For the past decade, Schwab has been building round barns on his 90-acre farm off Sugar Bottom Road near Solon without obtaining any building permits. It is true that Schwab was not required to obtain building permits for any of the barns because he took advantage of the exemption for buildings built on 40 or more acres that are built for “agricultural uses.” But he never intended those buildings to be used that way.
He has constructed a complex of eight barns where he operates a lumberyard, sawmill, laser-engraving facility, cider press manufacturing facility and the Celebration Barn. None of these buildings, including the Celebration Barn, have ever been inspected — no framing, plumbing or electrical inspection; the sewage system is inadequate and the bathrooms would never pass code. The barn would not pass a fire safety inspection, has never been inspected for egress, and does not have a sprinkler system. The Celebration Barn replaced the original “Party Barn,” which burned to the ground in 2007.

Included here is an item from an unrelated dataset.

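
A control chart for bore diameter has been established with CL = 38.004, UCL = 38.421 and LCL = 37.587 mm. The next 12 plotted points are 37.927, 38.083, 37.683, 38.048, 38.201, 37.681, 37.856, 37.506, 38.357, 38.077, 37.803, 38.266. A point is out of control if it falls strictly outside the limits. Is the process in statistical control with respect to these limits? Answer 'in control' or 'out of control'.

out of control

Compare each point to [37.587, 38.421]: sample 8 = 37.506 < LCL.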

In 2006, after operating for years without a permit, Schwab was required to apply for a conditional use permit, which the county Board of Adjustment granted. At that hearing, he said “I don’t intend to lose money” operating the barn, further proof that this was, and always has been, a commercial business operating in a residential zone. His permit allowed him 12 events annually but by 2010, he hosted more than 30 multiday weddings and parties and at that point his neighbors decided they had had enough. What may have started out as a few barn dances has grown into a huge commercial enterprise (how else could he generate $300,000 in charitable donations in five years?), creating a circuslike atmosphere every Friday, Saturday and Sunday from May through November.

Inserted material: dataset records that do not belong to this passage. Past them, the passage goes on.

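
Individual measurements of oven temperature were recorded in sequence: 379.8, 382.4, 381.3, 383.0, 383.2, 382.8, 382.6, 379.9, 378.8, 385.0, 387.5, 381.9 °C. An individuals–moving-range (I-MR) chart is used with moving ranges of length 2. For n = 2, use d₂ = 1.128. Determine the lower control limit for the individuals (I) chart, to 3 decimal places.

X̄ = (379.8 + 382.4 + 381.3 + 383.0 + 383.2 + 382.8 + 382.6 + 379.9 + 378.8 + 385.0 + 387.5 + 381.9) / 12 = 382.3500
Moving ranges: 2.6, 1.1, 1.7, 0.2, 0.4, 0.2, 2.7, 1.1, 6.2, 2.5, 5.6; M̄R̄ = 24.3000 / 11 = 2.2091
LCL = X̄ − 3·M̄R̄/d₂ = 382.3500 − 3 × 2.2091 / 1.128 = 376.4748

376.475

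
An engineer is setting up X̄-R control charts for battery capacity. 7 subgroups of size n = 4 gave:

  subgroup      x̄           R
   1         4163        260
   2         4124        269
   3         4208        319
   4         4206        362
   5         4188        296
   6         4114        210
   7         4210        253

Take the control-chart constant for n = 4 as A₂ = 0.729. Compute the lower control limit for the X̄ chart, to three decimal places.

3968.228

X̄̄ = (4163 + 4124 + 4208 + 4206 + 4188 + 4114 + 4210) / 7 = 29213.0000 / 7 = 4173.2857
R̄ = (260 + 269 + 319 + 362 + 296 + 210 + 253) / 7 = 1969.0000 / 7 = 281.2857
LCL = X̄̄ − A₂·R̄ = 4173.2857 − 0.729 × 281.2857 = 3968.2284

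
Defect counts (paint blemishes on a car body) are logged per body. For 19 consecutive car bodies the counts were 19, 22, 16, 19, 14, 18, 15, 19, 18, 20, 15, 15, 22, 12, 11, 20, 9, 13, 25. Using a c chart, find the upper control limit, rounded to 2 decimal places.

29.30

c̄ = (19 + 22 + 16 + 19 + 14 + 18 + 15 + 19 + 18 + 20 + 15 + 15 + 22 + 12 + 11 + 20 + 9 + 13 + 25) / 19 = 322 / 19 = 16.9474
UCL = c̄ + 3√c̄ = 16.9474 + 3 × √16.9474 = 16.9474 + 3 × 4.1167 = 29.2975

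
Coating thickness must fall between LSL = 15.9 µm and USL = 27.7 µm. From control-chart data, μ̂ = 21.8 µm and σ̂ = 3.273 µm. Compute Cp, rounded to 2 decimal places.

Cp = (USL − LSL) / (6σ̂) = (27.7 − 15.9) / (6 × 3.273) = 11.8000 / 19.6380 = 0.6009

0.60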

Operating the Celebration Barn also violates Johnson County’s zoning ordinance since “events center” is not one of the permitted uses in the Agriculture-Residential district. That Schwab donates a portion of his proceeds to charity in no way should exempt him from complying with the same rules that residents who choose not to donate are subject to. It is unfair to other business owners, doing exactly what Schwab is doing, to be required to build to code, pass inspections, hold liquor licenses, pay commercial property taxes and hire employees while he operates under the radar. Each event he hosts takes revenue away from legitimate businesses that are competing with him for the same dollars.

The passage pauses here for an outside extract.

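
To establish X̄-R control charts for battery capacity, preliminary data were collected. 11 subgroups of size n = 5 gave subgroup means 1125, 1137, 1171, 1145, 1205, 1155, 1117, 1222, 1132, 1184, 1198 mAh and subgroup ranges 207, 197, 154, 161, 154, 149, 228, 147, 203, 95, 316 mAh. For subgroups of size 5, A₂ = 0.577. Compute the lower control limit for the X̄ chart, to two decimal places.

1057.33

X̄̄ = (1125 + 1137 + 1171 + 1145 + 1205 + 1155 + 1117 + 1222 + 1132 + 1184 + 1198) / 11 = 12791.0000 / 11 = 1162.8182
R̄ = (207 + 197 + 154 + 161 + 154 + 149 + 228 + 147 + 203 + 95 + 316) / 11 = 2011.0000 / 11 = 182.8182
LCL = X̄̄ − A₂·R̄ = 1162.8182 − 0.577 × 182.8182 = 1057.3321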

It is untrue that Schwab has not submitted a request to continue operating in 2012 and beyond. In fact, his pending application is for a five-year special events permit to allow him to host 11 events annually. He has deferred this application until June 15, ostensibly to give him time to consult with his neighbors. This would be a first for him since he has been operating for a decade and hasn’t concerned himself with the impact on his neighbors until now.
The Celebration Barn has become a destination, a tourist attraction, and a nuisance, and his neighbors, including me, are tired of it. We are tired of being written off as the collateral damage from Schwab’s philanthropy.
Now that he has successfully relocated this business to its new location on Highway 1, it’s time for the county to enforce the ordinance and shut down the Celebration Barn permanently.